Complete List of SQL Text And Status (V4.2.5 BP7 and later)
This section lists the SQL statements and their execution status, including key performance metrics for analysis. Note that some of the most efficient SQL statements, due to their low resource consumption, may not appear in this list.
- First Load Time: The time when the execution plan is first cached, which is the time when the plan is generated.
- Plan Cache Hit Rate: The percentage of times the query optimizer successfully retrieves execution plans from the cache instead of regenerating them.
- AVG RPC: The average number of RPCs initiated when the SQL statement is executed each time.
- AVG Partition: The average number of partitions accessed during an execution.
- Route Miss Rate: The percentage of requests where partition routing errors occur. This refers to the probability that a request is incorrectly sent to a node that does not contain the target data node.

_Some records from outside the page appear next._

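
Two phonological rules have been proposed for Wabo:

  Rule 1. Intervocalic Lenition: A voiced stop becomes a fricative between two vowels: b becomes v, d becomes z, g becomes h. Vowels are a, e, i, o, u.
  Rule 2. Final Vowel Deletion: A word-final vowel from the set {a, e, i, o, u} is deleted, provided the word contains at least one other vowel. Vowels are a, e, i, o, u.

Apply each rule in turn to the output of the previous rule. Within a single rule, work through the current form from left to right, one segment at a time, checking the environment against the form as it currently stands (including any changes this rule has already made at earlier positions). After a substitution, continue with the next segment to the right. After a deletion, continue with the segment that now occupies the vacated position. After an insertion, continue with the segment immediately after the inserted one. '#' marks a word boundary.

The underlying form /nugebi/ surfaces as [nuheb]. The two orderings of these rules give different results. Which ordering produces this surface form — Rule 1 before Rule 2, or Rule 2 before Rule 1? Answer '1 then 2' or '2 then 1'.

Order 1 then 2:
  1 Intervocalic Lenition: [nugebi] → [nuhevi]
  2 Final Vowel Deletion: [nuhevi] → [nuhev]
  result: [nuhev]
Order 2 then 1:
  2 Final Vowel Deletion: [nugebi] → [nugeb]
  1 Intervocalic Lenition: [nugeb] → [nuheb]
  result: [nuheb]

2 then 1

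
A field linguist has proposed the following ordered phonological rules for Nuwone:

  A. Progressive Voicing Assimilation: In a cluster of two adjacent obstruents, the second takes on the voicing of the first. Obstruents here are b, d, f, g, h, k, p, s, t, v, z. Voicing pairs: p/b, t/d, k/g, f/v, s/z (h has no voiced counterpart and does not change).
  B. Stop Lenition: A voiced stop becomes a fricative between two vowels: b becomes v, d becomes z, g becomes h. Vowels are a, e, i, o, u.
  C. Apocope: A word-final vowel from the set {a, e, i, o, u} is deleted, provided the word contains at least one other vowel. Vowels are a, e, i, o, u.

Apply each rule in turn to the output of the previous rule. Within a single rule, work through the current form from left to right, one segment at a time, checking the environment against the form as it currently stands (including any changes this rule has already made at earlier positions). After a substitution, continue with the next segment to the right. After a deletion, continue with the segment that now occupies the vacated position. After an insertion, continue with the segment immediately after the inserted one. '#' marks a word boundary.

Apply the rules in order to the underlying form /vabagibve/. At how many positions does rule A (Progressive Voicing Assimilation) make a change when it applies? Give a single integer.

0

A Progressive Voicing Assimilation: no change — [vabagibve]
B Stop Lenition: [vabagibve] → [vavahibve]
C Apocope: [vavahibve] → [vavahibv]
Rule A changed 0 position(s).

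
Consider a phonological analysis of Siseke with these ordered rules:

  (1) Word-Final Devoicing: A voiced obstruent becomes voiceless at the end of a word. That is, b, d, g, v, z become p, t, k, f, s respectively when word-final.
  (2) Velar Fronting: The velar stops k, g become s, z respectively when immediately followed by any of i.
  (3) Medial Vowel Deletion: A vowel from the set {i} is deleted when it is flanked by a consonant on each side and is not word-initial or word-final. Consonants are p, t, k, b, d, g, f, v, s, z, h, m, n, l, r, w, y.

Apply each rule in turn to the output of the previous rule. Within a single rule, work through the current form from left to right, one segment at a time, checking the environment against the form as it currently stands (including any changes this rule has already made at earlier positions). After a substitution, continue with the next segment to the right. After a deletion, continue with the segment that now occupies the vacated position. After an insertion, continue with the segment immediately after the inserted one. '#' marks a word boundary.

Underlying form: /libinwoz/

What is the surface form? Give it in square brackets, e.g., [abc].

(1) Word-Final Devoicing: [libinwoz] → [libinwos]
(2) Velar Fronting: no change — [libinwos]
(3) Medial Vowel Deletion: [libinwos] → [lbnwos]

[lbnwos]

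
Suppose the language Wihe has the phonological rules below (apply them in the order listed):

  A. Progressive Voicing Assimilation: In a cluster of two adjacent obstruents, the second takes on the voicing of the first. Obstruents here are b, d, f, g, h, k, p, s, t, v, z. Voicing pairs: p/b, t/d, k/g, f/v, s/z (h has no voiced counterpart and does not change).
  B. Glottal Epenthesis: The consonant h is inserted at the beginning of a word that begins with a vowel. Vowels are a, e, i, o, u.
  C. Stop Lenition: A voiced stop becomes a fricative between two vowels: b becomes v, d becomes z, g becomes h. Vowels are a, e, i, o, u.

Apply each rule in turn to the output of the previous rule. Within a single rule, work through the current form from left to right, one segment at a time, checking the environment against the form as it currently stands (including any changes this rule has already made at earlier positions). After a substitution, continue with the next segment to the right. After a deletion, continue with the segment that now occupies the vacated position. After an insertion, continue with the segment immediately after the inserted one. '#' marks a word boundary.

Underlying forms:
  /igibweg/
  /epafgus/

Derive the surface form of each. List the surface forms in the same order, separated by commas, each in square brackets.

/igibweg/:
  A Progressive Voicing Assimilation: no change — [igibweg]
  B Glottal Epenthesis: [igibweg] → [higibweg]
  C Stop Lenition: [higibweg] → [hihibweg]
/epafgus/:
  A Progressive Voicing Assimilation: [epafgus] → [epafkus]
  B Glottal Epenthesis: [epafkus] → [hepafkus]
  C Stop Lenition: no change — [hepafkus]

[hihibweg], [hepafkus]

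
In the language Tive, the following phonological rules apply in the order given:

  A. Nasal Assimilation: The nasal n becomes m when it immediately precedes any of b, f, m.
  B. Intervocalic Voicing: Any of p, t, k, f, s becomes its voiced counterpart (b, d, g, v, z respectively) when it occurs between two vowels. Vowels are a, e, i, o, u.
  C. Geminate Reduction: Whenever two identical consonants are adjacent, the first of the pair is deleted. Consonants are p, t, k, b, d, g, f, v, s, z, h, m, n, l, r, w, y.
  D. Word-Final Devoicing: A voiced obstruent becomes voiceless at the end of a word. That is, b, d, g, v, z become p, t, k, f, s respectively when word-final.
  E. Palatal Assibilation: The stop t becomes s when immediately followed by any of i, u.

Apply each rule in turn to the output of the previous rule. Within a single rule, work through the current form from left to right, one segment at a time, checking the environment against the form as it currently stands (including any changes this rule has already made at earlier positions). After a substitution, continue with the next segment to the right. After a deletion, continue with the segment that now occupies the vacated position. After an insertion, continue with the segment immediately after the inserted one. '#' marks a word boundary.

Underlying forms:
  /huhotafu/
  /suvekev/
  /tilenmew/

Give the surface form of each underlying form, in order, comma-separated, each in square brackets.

[huhodavu], [suvegef], [silemew]

/huhotafu/:
  A Nasal Assimilation: no change — [huhotafu]
  B Intervocalic Voicing: [huhotafu] → [huhodavu]
  C Geminate Reduction: no change — [huhodavu]
  D Word-Final Devoicing: no change — [huhodavu]
  E Palatal Assibilation: no change — [huhodavu]
/suvekev/:
  A Nasal Assimilation: no change — [suvekev]
  B Intervocalic Voicing: [suvekev] → [suvegev]
  C Geminate Reduction: no change — [suvegev]
  D Word-Final Devoicing: [suvegev] → [suvegef]
  E Palatal Assibilation: no change — [suvegef]
/tilenmew/:
  A Nasal Assimilation: [tilenmew] → [tilemmew]
  B Intervocalic Voicing: no change — [tilemmew]
  C Geminate Reduction: [tilemmew] → [tilemew]
  D Word-Final Devoicing: no change — [tilemew]
  E Palatal Assibilation: [tilemew] → [silemew]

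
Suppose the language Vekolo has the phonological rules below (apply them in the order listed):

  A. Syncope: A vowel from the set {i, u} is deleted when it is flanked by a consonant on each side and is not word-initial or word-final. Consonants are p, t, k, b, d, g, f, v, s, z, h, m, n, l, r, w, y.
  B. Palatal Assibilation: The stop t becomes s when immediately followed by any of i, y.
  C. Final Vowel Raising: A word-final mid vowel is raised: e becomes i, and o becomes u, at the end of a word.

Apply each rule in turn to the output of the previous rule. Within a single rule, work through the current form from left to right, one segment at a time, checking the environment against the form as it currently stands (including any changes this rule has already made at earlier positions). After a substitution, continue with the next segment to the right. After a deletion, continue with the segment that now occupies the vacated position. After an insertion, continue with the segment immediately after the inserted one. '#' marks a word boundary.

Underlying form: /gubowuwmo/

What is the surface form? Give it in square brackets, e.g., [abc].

[gbowwmu]

A Syncope: [gubowuwmo] → [gbowwmo]
B Palatal Assibilation: no change — [gbowwmo]
C Final Vowel Raising: [gbowwmo] → [gbowwmu]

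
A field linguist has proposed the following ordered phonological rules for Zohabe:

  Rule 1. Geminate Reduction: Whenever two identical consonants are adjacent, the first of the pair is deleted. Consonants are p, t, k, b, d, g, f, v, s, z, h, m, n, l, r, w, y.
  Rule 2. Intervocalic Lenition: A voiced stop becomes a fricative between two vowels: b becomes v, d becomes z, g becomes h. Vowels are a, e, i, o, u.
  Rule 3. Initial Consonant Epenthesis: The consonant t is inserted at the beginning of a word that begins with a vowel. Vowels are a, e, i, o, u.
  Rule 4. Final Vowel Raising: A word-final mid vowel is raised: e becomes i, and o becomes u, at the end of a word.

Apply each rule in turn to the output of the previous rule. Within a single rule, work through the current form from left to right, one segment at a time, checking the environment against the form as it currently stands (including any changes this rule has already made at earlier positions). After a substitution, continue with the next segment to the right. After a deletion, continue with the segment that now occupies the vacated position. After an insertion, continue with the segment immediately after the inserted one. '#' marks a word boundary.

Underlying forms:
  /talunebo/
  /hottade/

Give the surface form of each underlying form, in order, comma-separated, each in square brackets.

/talunebo/:
  Rule 1 Geminate Reduction: no change — [talunebo]
  Rule 2 Intervocalic Lenition: [talunebo] → [talunevo]
  Rule 3 Initial Consonant Epenthesis: no change — [talunevo]
  Rule 4 Final Vowel Raising: [talunevo] → [talunevu]
/hottade/:
  Rule 1 Geminate Reduction: [hottade] → [hotade]
  Rule 2 Intervocalic Lenition: [hotade] → [hotaze]
  Rule 3 Initial Consonant Epenthesis: no change — [hotaze]
  Rule 4 Final Vowel Raising: [hotaze] → [hotazi]

[talunevu], [hotazi]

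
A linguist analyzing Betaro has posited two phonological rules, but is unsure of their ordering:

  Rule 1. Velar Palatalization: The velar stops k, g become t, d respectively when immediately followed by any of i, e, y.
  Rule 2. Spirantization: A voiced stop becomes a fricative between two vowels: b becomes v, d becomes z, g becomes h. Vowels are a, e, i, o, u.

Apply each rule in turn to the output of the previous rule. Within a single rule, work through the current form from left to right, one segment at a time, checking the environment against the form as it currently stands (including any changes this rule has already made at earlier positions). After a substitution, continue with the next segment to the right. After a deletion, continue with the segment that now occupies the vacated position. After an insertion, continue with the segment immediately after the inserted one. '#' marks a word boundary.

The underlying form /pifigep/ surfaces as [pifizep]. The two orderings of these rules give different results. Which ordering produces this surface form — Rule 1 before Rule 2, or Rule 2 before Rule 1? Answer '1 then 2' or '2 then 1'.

1 then 2

Order 1 then 2:
  1 Velar Palatalization: [pifigep] → [pifidep]
  2 Spirantization: [pifidep] → [pifizep]
  result: [pifizep]
Order 2 then 1:
  2 Spirantization: [pifigep] → [pifihep]
  1 Velar Palatalization: no change — [pifihep]
  result: [pifihep]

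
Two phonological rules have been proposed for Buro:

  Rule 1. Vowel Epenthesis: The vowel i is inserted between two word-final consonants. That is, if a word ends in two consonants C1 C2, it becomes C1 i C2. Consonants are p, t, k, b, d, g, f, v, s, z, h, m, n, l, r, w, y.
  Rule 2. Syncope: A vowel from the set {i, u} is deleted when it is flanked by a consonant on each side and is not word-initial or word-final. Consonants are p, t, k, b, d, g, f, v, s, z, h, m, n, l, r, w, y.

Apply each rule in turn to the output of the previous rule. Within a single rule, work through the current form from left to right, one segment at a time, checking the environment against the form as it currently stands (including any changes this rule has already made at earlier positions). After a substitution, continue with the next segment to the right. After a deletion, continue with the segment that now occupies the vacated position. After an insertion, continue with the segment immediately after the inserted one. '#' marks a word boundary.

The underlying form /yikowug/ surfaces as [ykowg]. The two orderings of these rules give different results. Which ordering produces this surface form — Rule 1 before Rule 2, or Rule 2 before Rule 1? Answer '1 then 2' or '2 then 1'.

Order 1 then 2:
  1 Vowel Epenthesis: no change — [yikowug]
  2 Syncope: [yikowug] → [ykowg]
  result: [ykowg]
Order 2 then 1:
  2 Syncope: [yikowug] → [ykowg]
  1 Vowel Epenthesis: [ykowg] → [ykowig]
  result: [ykowig]

1 then 2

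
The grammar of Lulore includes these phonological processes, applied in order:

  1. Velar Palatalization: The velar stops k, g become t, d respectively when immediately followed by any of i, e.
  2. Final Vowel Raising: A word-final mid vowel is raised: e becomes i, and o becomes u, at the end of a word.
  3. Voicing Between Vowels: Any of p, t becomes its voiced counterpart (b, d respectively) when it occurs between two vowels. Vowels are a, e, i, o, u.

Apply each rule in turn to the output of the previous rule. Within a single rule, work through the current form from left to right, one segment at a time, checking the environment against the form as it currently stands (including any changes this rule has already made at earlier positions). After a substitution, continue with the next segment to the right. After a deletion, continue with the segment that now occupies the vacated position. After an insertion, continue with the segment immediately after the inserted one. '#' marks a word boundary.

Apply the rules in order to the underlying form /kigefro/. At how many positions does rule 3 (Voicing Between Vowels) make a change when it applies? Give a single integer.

1 Velar Palatalization: [kigefro] → [tidefro]
2 Final Vowel Raising: [tidefro] → [tidefru]
3 Voicing Between Vowels: no change — [tidefru]
Rule 3 changed 0 position(s).

0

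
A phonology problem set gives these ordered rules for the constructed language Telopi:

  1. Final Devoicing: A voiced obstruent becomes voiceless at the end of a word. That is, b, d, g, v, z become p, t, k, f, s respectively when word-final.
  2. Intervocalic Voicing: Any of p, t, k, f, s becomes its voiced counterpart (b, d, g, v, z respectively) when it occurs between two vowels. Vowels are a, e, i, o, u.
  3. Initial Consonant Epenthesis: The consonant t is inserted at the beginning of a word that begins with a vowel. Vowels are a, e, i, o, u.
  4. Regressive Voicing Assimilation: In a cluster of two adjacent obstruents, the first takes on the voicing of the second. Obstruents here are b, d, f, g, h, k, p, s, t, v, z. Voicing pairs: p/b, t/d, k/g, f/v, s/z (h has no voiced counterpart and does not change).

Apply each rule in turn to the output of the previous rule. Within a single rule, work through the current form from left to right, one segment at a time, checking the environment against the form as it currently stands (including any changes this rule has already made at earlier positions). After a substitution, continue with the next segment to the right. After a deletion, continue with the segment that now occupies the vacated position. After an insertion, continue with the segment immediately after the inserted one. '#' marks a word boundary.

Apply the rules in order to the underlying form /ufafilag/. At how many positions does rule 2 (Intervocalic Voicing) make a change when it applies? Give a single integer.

1 Final Devoicing: [ufafilag] → [ufafilak]
2 Intervocalic Voicing: [ufafilak] → [uvavilak]
3 Initial Consonant Epenthesis: [uvavilak] → [tuvavilak]
4 Regressive Voicing Assimilation: no change — [tuvavilak]
Rule 2 changed 2 position(s).

2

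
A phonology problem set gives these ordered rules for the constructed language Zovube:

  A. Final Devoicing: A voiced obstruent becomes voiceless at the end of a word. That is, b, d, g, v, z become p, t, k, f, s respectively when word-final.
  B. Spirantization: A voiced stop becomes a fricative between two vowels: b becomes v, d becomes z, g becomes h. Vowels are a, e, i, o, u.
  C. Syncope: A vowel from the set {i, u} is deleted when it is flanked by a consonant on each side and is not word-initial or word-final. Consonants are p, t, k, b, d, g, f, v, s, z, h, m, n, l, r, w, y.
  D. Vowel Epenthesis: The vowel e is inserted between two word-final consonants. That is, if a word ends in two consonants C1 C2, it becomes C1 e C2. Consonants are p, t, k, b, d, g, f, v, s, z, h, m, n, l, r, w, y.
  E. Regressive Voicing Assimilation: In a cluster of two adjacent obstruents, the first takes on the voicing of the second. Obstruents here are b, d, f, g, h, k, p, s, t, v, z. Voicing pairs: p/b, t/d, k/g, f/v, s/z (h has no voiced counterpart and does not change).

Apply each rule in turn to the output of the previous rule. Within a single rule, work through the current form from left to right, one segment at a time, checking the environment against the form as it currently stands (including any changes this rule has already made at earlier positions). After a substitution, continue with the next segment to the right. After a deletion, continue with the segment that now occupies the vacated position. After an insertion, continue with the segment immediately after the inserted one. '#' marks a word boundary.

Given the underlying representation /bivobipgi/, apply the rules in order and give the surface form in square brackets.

[bvofbgi]

A Final Devoicing: no change — [bivobipgi]
B Spirantization: [bivobipgi] → [bivovipgi]
C Syncope: [bivovipgi] → [bvovpgi]
D Vowel Epenthesis: no change — [bvovpgi]
E Regressive Voicing Assimilation: [bvovpgi] → [bvofbgi]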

- AVG Disk Reads: The average number of bytes read from the disk during each process execution.
- Muti Query Rate: the percentage of multi-statement queries (requests that contain multiple SQL statements).
- Muti Query Batch Rate: the percentage of requests executed in batch mode.
- AVG Error: The average number of errors occurring per request.
- Full Table Scan Rate: The percentage of the operations in the execution plan that are full table scans.
- AVG Retry: The average number of retries performed during each execution, which can be caused by various reasons such as timeouts or conflicts.
- Executions: The total number of times the SQL statement is executed in the statistical time period.
- AVG Elapsed Time: The average time spent in executing the statement.

This information provides a comprehensive view of the SQL query execution efficiency, resource consumption, and stability, which can be used to quickly identify performance bottlenecks, optimize the query statement, and adjust the database configuration.
Related wait events
See General wait events for the meaning of each wait event. This helps you quickly locate issues when analyzing the report.